# Sikh Movies : Time To Rise  From Ashes Like Phoenix Or After Babur Invasion



## hps62 (Mar 22, 2006)

Dear brother 

SSAKAL


How should I say that how much we SIKHS pine for a good movie depecting a Sikh in the correct manner and his qualities.

*Courageous* : We have had so many fine soldiers after our Gurus that there should be no dearth of subjects From Jassa Sing Ahluwalia , Hari Singh Nalwa , AS Sekhon etc . Not a single movie on them.

*Progressive Honest politician* :- Partap Singh Kairon < Ms Randhawa
*Compassion *:- Baba Kharak Singh
*Sportsman* :--- Milkha Singh
*Mathematician* : Simone Singh
*Intelligent and technology marverick* : Narinder S. Kapany
*Royality* : Ranjit Singh
*Painter *: Shoba SIngh
They are so many themes to pick from .

Are we short of Audience . If so let us produce audience.
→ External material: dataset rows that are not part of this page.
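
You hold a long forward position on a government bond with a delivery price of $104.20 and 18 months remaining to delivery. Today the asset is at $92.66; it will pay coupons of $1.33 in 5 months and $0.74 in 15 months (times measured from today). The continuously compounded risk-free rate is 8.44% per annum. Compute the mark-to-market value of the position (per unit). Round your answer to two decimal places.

-$1.10

PV(remaining coupons) I = 1.33·e^(−0.0844·5/12) + 0.74·e^(−0.0844·15/12) = 1.9499
Current forward F = (S − I)·e^(rT) = (92.66 − 1.9499)·e^(0.0844·18/12) = 90.7101 × 1.134963 = 102.9526
Value (long) = (F − K)·e^(−rT) = (102.9526 − 104.20) × 0.881086 = -1.0991
Value = -$1.10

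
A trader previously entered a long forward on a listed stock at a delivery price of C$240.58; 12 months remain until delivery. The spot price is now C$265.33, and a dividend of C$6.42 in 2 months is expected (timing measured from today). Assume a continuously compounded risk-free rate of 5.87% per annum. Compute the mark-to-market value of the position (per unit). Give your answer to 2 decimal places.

C$32.11

PV(remaining dividends) I = 6.42·e^(−0.0587·2/12) = 6.3575
Current forward F = (S − I)·e^(rT) = (265.33 − 6.3575)·e^(0.0587·12/12) = 258.9725 × 1.060457 = 274.6292
Value (long) = (F − K)·e^(−rT) = (274.6292 − 240.58) × 0.942990 = 32.1081
Value = C$32.11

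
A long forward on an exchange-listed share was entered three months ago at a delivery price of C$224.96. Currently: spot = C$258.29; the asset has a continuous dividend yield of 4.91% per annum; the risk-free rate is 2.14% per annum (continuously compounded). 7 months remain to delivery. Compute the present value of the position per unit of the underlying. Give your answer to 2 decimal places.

C$28.83

Current fair forward for the remaining 7 months: F = S·e^((r − q)·T), (r − q) = 0.0214 − 0.0491 = -0.0277
F = 258.29 · e^(-0.0277 × 7/12) = 258.29 × 0.983972 = 254.1501
Value of long forward = (F − K)·e^(−rT) = (254.1501 − 224.96) · e^(−0.0214·7/12)
= 29.1901 × 0.987594 = 28.83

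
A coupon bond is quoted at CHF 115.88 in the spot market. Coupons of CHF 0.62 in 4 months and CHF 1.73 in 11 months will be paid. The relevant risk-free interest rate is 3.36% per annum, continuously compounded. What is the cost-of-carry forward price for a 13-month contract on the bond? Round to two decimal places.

PV(coupons) I = 0.62·e^(−0.0336·4/12) + 1.73·e^(−0.0336·11/12)
I = 0.6131 + 1.6775 = 2.2906
F = (S − I)·e^(rT) = (115.88 − 2.2906) · e^(0.0336·13/12)
= 113.5894 · e^0.036400 = 113.5894 × 1.037071 = CHF 117.80

CHF 117.80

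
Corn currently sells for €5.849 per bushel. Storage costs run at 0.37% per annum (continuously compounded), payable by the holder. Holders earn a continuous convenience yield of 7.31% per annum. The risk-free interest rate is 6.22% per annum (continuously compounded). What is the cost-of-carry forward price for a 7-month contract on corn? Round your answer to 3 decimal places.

€5.824 per bushel

Net carry = r + u − y = 0.0622 + 0.0037 − 0.0731 = -0.0072
F = S·e^((r+u−y)T) = 5.849 · e^(-0.0072 × 7/12) = 5.849 · e^-0.004200
= 5.849 × 0.995809 = €5.824 per bushel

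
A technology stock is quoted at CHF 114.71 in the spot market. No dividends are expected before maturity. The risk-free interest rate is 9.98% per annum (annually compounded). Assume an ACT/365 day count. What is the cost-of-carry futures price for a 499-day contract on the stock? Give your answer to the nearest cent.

CHF 130.64

F = S · (1+r)^T
= 114.71 × 1.138888
F = CHF 130.64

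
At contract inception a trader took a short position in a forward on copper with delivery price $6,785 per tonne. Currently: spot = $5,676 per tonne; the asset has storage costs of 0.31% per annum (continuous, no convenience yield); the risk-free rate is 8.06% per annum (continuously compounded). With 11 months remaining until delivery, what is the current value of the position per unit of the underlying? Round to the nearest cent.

Current fair forward for the remaining 11 months: F = S·e^((r + u)·T), (r + u) = 0.0806 + 0.0031 = 0.0837
F = 5676 · e^(0.0837 × 11/12) = 5676 × 1.07974511 = 6128.6332
Value of long forward = (F − K)·e^(−rT) = (6128.6332 − 6785) · e^(−0.0806·11/12)
= -656.3668 × 0.92878005 = -609.62
Short position value = −(long value) = $609.62

$609.62 per tonne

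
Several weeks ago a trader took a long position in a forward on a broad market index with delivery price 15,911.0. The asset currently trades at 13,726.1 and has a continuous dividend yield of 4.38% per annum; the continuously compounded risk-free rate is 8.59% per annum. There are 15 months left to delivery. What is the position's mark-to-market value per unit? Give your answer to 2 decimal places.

Current fair forward for the remaining 15 months: F = S·e^((r − q)·T), (r − q) = 0.0859 − 0.0438 = 0.0421
F = 13726.1 · e^(0.0421 × 15/12) = 13726.1 × 1.05403431 = 14467.7803
Value of long forward = (F − K)·e^(−rT) = (14467.7803 − 15911.0) · e^(−0.0859·15/12)
= -1443.2197 × 0.89818879 = -1296.28

-1296.28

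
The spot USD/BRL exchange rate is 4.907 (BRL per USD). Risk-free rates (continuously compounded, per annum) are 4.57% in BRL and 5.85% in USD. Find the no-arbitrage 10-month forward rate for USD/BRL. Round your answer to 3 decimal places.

4.855

F = S·e^((r_BRL − r_USD)T) = 4.907 · e^((0.0457 − 0.0585) × 10/12)
= 4.907 · e^-0.010667 = 4.907 × 0.989390
F = 4.855 BRL per USD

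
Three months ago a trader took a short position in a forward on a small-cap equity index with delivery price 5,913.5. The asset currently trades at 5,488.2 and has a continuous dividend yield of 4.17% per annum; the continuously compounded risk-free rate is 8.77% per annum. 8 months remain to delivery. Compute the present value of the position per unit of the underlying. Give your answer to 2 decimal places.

239.94

Current fair forward for the remaining 8 months: F = S·e^((r − q)·T), (r − q) = 0.0877 − 0.0417 = 0.0460
F = 5488.2 · e^(0.0460 × 8/12) = 5488.2 × 1.03114173 = 5659.1120
Value of long forward = (F − K)·e^(−rT) = (5659.1120 − 5913.5) · e^(−0.0877·8/12)
= -254.3880 × 0.94320968 = -239.94
Short position value = −(long value) = 239.94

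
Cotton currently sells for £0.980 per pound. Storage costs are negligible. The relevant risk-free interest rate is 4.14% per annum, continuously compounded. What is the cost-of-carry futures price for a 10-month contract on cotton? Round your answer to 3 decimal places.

£1.014 per pound

F = S·e^(rT) = 0.980 · e^(0.0414 × 10/12) = 0.980 · e^0.034500
= 0.980 × 1.035102 = £1.014 per pound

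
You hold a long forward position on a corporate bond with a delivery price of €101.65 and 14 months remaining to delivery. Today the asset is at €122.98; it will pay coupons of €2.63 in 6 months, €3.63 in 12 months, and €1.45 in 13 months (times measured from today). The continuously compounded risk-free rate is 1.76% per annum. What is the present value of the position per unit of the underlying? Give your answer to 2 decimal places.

PV(remaining coupons) I = 2.63·e^(−0.0176·6/12) + 3.63·e^(−0.0176·12/12) + 1.45·e^(−0.0176·13/12) = 7.5962
Current forward F = (S − I)·e^(rT) = (122.98 − 7.5962)·e^(0.0176·14/12) = 115.3838 × 1.020746 = 117.7776
Value (long) = (F − K)·e^(−rT) = (117.7776 − 101.65) × 0.979676 = 15.7998
Value = €15.80

€15.80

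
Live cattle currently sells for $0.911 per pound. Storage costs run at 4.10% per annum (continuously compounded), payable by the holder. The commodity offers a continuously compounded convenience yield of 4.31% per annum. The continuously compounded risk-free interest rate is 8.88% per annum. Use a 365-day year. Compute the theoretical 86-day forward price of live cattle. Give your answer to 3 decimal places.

Net carry = r + u − y = 0.0888 + 0.0410 − 0.0431 = 0.0867
F = S·e^((r+u−y)T) = 0.911 · e^(0.0867 × 86/365) = 0.911 · e^0.020428
= 0.911 × 1.020638 = $0.930 per pound

$0.930 per pound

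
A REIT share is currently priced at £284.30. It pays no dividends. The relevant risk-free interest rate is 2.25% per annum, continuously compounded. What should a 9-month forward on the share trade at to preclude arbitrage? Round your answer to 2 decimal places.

F = S·e^(rT) = 284.30 · e^(0.0225 × 9/12)
= 284.30 · e^0.016875 = 284.30 × 1.017018
F = £289.14

£289.14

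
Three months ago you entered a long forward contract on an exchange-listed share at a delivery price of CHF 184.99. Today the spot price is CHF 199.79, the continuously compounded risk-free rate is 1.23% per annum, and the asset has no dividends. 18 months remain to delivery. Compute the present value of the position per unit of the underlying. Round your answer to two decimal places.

CHF 18.18

Current fair forward for the remaining 18 months: F = S·e^(r·T), r = 0.0123
F = 199.79 · e^(0.0123 × 18/12) = 199.79 × 1.018621 = 203.5103
Value of long forward = (F − K)·e^(−rT) = (203.5103 − 184.99) · e^(−0.0123·18/12)
= 18.5203 × 0.981719 = 18.18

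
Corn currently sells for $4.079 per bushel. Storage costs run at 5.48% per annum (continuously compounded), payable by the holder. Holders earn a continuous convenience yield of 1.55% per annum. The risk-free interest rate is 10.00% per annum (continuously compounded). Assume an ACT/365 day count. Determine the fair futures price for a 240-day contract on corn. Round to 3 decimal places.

$4.470 per bushel

Net carry = r + u − y = 0.1000 + 0.0548 − 0.0155 = 0.1393
F = S·e^((r+u−y)T) = 4.079 · e^(0.1393 × 240/365) = 4.079 · e^0.091595
= 4.079 × 1.095921 = $4.470 per bushel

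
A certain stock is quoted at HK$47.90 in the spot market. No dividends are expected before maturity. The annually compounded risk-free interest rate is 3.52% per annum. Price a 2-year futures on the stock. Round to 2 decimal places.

HK$51.33

F = S · (1+r)^T
= 47.90 × 1.071639
F = HK$51.33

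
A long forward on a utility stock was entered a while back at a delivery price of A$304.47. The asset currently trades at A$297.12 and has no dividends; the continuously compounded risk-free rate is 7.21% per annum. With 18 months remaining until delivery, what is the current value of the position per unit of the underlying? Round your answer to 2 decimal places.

A$23.86

Current fair forward for the remaining 18 months: F = S·e^(r·T), r = 0.0721
F = 297.12 · e^(0.0721 × 18/12) = 297.12 × 1.114215 = 331.0556
Value of long forward = (F − K)·e^(−rT) = (331.0556 − 304.47) · e^(−0.0721·18/12)
= 26.5856 × 0.897493 = 23.86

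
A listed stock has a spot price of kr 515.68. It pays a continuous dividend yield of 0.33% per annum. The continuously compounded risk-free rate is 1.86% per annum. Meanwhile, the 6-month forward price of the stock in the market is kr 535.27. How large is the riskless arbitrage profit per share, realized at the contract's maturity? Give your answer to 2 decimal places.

kr 15.63 per share

Fair forward: F* = S·e^(carry·T), with carry = (r − q) = 0.0186 − 0.0033 = 0.0153
F* = 515.68 · e^(0.0153 × 6/12) = 515.68 · e^0.007650 = 515.68 × 1.007679 = kr 519.6399
Market kr 535.27 > fair kr 519.6399: forward overpriced → cash-and-carry (buy spot, short the forward).
At maturity, profit = |F_mkt − F*| = |535.27 − 519.6399| = kr 15.63 per share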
After  all movies  require both to be there.

Unfortunately all one sees in our movies depicts us in such poor light that one really wonders that how could the media distort us so much .Is the media communal that they cant see the arrival of a fresh infusion of spirituality . or is the audience so biased that wants to see us in such light.

Only some sensibilities is seen in movies like Border , Vijayeeta and Bhagat singh. 
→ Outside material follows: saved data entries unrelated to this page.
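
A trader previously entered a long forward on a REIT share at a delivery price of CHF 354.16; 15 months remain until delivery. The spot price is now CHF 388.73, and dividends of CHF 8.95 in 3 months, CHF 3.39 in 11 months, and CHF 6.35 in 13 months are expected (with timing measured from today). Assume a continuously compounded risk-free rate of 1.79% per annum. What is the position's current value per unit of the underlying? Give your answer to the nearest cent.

CHF 23.93

PV(remaining dividends) I = 8.95·e^(−0.0179·3/12) + 3.39·e^(−0.0179·11/12) + 6.35·e^(−0.0179·13/12) = 18.4729
Current forward F = (S − I)·e^(rT) = (388.73 − 18.4729)·e^(0.0179·15/12) = 370.2571 × 1.022627 = 378.6349
Value (long) = (F − K)·e^(−rT) = (378.6349 − 354.16) × 0.977873 = 23.9333
Value = CHF 23.93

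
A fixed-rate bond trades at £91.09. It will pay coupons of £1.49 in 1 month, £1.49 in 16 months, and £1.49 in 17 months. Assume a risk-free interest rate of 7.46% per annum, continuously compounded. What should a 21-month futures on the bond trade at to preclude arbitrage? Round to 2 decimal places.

£99.04

PV(coupons) I = 1.49·e^(−0.0746·1/12) + 1.49·e^(−0.0746·16/12) + 1.49·e^(−0.0746·17/12)
I = 1.4808 + 1.3489 + 1.3406 = 4.1703
F = (S − I)·e^(rT) = (91.09 − 4.1703) · e^(0.0746·21/12)
= 86.9197 · e^0.130550 = 86.9197 × 1.139455 = £99.04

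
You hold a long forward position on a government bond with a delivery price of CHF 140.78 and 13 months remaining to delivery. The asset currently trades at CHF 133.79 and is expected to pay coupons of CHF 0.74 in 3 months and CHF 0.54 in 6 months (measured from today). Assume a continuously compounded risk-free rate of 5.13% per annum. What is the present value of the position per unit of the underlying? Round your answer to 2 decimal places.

PV(remaining coupons) I = 0.74·e^(−0.0513·3/12) + 0.54·e^(−0.0513·6/12) = 1.2569
Current forward F = (S − I)·e^(rT) = (133.79 − 1.2569)·e^(0.0513·13/12) = 132.5331 × 1.057148 = 140.1071
Value (long) = (F − K)·e^(−rT) = (140.1071 − 140.78) × 0.945941 = -0.6365
Value = -CHF 0.64

-CHF 0.64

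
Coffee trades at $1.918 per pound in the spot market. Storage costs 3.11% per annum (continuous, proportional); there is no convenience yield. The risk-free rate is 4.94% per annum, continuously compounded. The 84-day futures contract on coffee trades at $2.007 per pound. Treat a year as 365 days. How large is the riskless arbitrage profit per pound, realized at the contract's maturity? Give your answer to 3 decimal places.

$0.053 per pound

Fair futures: F* = S·e^(carry·T), with carry = (r + u) = 0.0494 + 0.0311 = 0.0805
F* = 1.918 · e^(0.0805 × 84/365) = 1.918 · e^0.018526 = 1.918 × 1.018699 = $1.9539
Market $2.007 > fair $1.9539: forward overpriced → cash-and-carry (buy spot, short the forward).
At maturity, profit = |F_mkt − F*| = |2.007 − 1.9539| = $0.053 per pound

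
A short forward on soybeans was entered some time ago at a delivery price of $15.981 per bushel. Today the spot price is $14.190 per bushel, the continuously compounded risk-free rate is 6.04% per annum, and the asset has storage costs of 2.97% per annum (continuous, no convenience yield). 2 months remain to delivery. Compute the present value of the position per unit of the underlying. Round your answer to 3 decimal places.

$1.561 per bushel

Current fair forward for the remaining 2 months: F = S·e^((r + u)·T), (r + u) = 0.0604 + 0.0297 = 0.0901
F = 14.190 · e^(0.0901 × 2/12) = 14.190 × 1.015130 = 14.4047
Value of long forward = (F − K)·e^(−rT) = (14.4047 − 15.981) · e^(−0.0604·2/12)
= -1.5763 × 0.989984 = -1.561
Short position value = −(long value) = $1.561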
Muslims who have done so many henious acts in India get a much better representation in  movies. Is it because of there greater number that even truth is drowned by number in democracy.

All this will demotivate many Sikhs from pursuing these illustrious path of our predecessors.

However kudos to our NRI brothers to keep the Sikh flame shining . The movie

Kambdi Kalaai’: A tribute to Bhai Vir Singh is a well come change from the abominable depection of us.

I hope our boys and girl are given the right pictures so that we too can also stand tall in the company of other great spiritual religions.

luv
WGKWGF
hps62


----------



## Pukandi Baba (Mar 26, 2006)

In't it time the sikhs made a film like 'Passion of the Christ' depicting the sikh histroy?  (I'm aware no human can take the role of Guru Ji but with today's graphics anything is possible)  

But that is a stupid question, why on earth would the so called 'SGPC' or whoever is 'running' for the skhs be concerned about investing money into a project like that, when the money is better off remaining in thier bank accounts!


----------



## Bee (May 17, 2006)

The animated movie SAHIBJADEY was a good start.

I just had the opportunity to watch the second animated movie THE RISE OF KHALSA. Awesome movie. Depicts the life of Bhai Banda Singh Bahadur Ji.

Of course, there's lots of room for improvement. However, the is a good start (considering the budget that the producers are working with).


----------



## Pukandi Baba (May 18, 2006)

Bee said:
			
		

> The animated movie SAHIBJADEY was a good start.
> 
> I just had the opportunity to watch the second animated movie THE RISE OF KHALSA. Awesome movie. Depicts the life of Bhai Banda Singh Bahadur Ji.
> 
> Of course, there's lots of room for improvement. However, the is a good start (considering the budget that the producers are working with).


 
True

 But is this film to be released in cinemas or just for the Sikh community and be shown only in Gurdwaras?  No point just restricting it to just Sikhs we need to educate the masses about our religion just like the other major religions do!!


----------



## vijaydeep Singh (May 18, 2006)

Gurfateh

Das is although against idolatory yet find it OK if we can make aninmated movies depecting Gurus or even a person acting as Guru.

Das wants to know that why is it wrong?

Swami Dayanand Ji anyway oppsed Ramleela calling it gimmickery of Lord Rama,but that was due to adding non scripturral things in play to win more audiance ,das thinks.So commerciaslisation or vulger things to be kept at bay.

anyway das was surprised to see Mata Gujari in Keski and it was a neutral feeling.


----------